The British government, through Tariq Ahmed, Secretary of State for Foreign Affairs, has attributed the NotPetya attacks to the Russian government. Ahmed says this based on conclusions from a British internet security service.
According to Ahmed, the Russian Defense Department was responsible for the NotPetya malware distributed in June 2017. He said the malware’s purpose was to disrupt certain sectors of society, with Ahmed citing Ukraine’s financial, energy and government sectors as prime targets.
Ahmed makes these statements based on security experts from the British National Cyber Security Centre. According to this service, the Russian military was ‘almost certainly’ responsible for the NotPetya attacks. Further substantiation for this conclusion has not been disclosed.
In July 2017, the Ukrainian government also pointed the finger of blame at Russia. The Ukrainian secret service was convinced that the perpetrators are the same hackers who attacked the country’s electricity grid in December 2016. This connection was also made by security firm ESET.

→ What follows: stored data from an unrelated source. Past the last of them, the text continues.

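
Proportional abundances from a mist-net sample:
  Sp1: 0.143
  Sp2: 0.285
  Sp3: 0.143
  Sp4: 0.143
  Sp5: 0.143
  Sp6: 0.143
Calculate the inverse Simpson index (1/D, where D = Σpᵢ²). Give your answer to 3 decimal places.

D = 0.143² + 0.285² + 0.143² + 0.143² + 0.143² + 0.143² = 0.0204490 + 0.0812250 + 0.0204490 + 0.0204490 + 0.0204490 + 0.0204490 = 0.1834700 (working shown to 7 dp, full precision carried).
So 1/D = 5.45048, i.e. 5.450 to 3 decimal places.

5.450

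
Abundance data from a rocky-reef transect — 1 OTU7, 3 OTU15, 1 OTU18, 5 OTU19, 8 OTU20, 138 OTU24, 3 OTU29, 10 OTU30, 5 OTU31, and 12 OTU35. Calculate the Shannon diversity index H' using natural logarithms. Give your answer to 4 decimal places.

1.0745

Total N = 1+3+1+5+8+138+3+10+5+12 = 186, so the proportions are 0.005376, 0.016129, 0.005376, 0.026882, 0.043011, 0.741935, 0.016129, 0.053763, 0.026882, 0.064516 (working shown to 6 dp, full precision carried).
Each pᵢ ln pᵢ term: 0.005376×(-5.225747)=-0.028095, 0.016129×(-4.127134)=-0.066567, 0.005376×(-5.225747)=-0.028095, 0.026882×(-3.616309)=-0.097213, 0.043011×(-3.146305)=-0.135325, 0.741935×(-0.298493)=-0.221463, 0.016129×(-4.127134)=-0.066567, 0.053763×(-2.923162)=-0.157159, 0.026882×(-3.616309)=-0.097213, 0.064516×(-2.740840)=-0.176828.
Sum = -1.074524, so H' = 1.0745.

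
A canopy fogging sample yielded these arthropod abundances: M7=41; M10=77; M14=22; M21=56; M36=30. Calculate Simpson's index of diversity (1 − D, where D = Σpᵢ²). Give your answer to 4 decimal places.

Total N = 41+77+22+56+30 = 226, so the proportions are 0.181416, 0.340708, 0.097345, 0.247788, 0.132743 (working shown to 6 dp, full precision carried).
D = 0.181416² + 0.340708² + 0.097345² + 0.247788² + 0.132743² = 0.032912 + 0.116082 + 0.009476 + 0.061399 + 0.017621 = 0.237489.
So 1 − D = 0.762511, i.e. 0.7625 to 4 decimal places.

0.7625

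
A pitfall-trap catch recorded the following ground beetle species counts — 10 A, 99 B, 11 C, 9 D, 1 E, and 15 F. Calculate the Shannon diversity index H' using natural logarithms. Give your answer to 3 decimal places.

1.082

Total N = 10+99+11+9+1+15 = 145, so the proportions are 0.06897, 0.68276, 0.07586, 0.06207, 0.0069, 0.10345 (working shown to 5 dp, full precision carried).
Each pᵢ ln pᵢ term: 0.06897×(-2.67415)=-0.18442, 0.68276×(-0.38161)=-0.26055, 0.07586×(-2.57884)=-0.19564, 0.06207×(-2.77951)=-0.17252, 0.0069×(-4.97673)=-0.03432, 0.10345×(-2.26868)=-0.23469.
Sum = -1.08215, so H' = 1.082.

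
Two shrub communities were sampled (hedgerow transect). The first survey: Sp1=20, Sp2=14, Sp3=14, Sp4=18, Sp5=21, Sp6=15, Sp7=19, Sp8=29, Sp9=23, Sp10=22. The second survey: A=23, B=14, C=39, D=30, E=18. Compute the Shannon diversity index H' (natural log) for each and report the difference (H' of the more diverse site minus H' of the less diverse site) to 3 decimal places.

The first survey: N=195, proportions 0.10256, 0.07179, 0.07179, 0.09231, 0.10769, 0.07692, 0.09744, 0.14872, 0.11795, 0.11282, giving H' = 2.27758 (working shown to 5 dp, full precision carried).
The second survey: N=124, proportions 0.18548, 0.1129, 0.31452, 0.24194, 0.14516, giving H' = 1.54605.
Difference = |2.27758 − 1.54605| = 0.73153, i.e. 0.732 to 3 decimal places.

0.732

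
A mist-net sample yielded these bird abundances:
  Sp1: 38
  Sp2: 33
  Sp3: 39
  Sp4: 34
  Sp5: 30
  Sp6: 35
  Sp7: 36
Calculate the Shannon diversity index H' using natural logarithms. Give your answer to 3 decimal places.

1.943

Total N = 38+33+39+34+30+35+36 = 245, so the proportions are 0.1551, 0.13469, 0.15918, 0.13878, 0.12245, 0.14286, 0.14694 (working shown to 5 dp, full precision carried).
Each pᵢ ln pᵢ term: 0.1551×(-1.86367)=-0.28906, 0.13469×(-2.00475)=-0.27003, 0.15918×(-1.83770)=-0.29253, 0.13878×(-1.97490)=-0.27407, 0.12245×(-2.10006)=-0.25715, 0.14286×(-1.94591)=-0.27799, 0.14694×(-1.91774)=-0.28179.
Sum = -1.94261, so H' = 1.943.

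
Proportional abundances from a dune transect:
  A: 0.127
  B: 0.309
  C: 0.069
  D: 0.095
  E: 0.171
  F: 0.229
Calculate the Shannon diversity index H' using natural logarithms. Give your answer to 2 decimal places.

Each pᵢ ln pᵢ term (working shown to 4 dp, full precision carried): 0.127×(-2.0636)=-0.2621, 0.309×(-1.1744)=-0.3629, 0.069×(-2.6736)=-0.1845, 0.095×(-2.3539)=-0.2236, 0.171×(-1.7661)=-0.3020, 0.229×(-1.4740)=-0.3376.
Sum = -1.6726, so H' = 1.67.

1.67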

The NotPetya malware was mainly distributed through the accounting software MeDoc from the Ukrainian company Intellect Service. At first it appeared to be the Petya ransomware, but later it turned out that only parts of the code had been reused. This is how the name NotPetya was born. According to several researchers, the malware was not intended as ransomware, but as a means to cause as much damage as possible. According to Microsoft, NotPetya affected less than 20,000 systems, 70 percent of which were in Ukraine.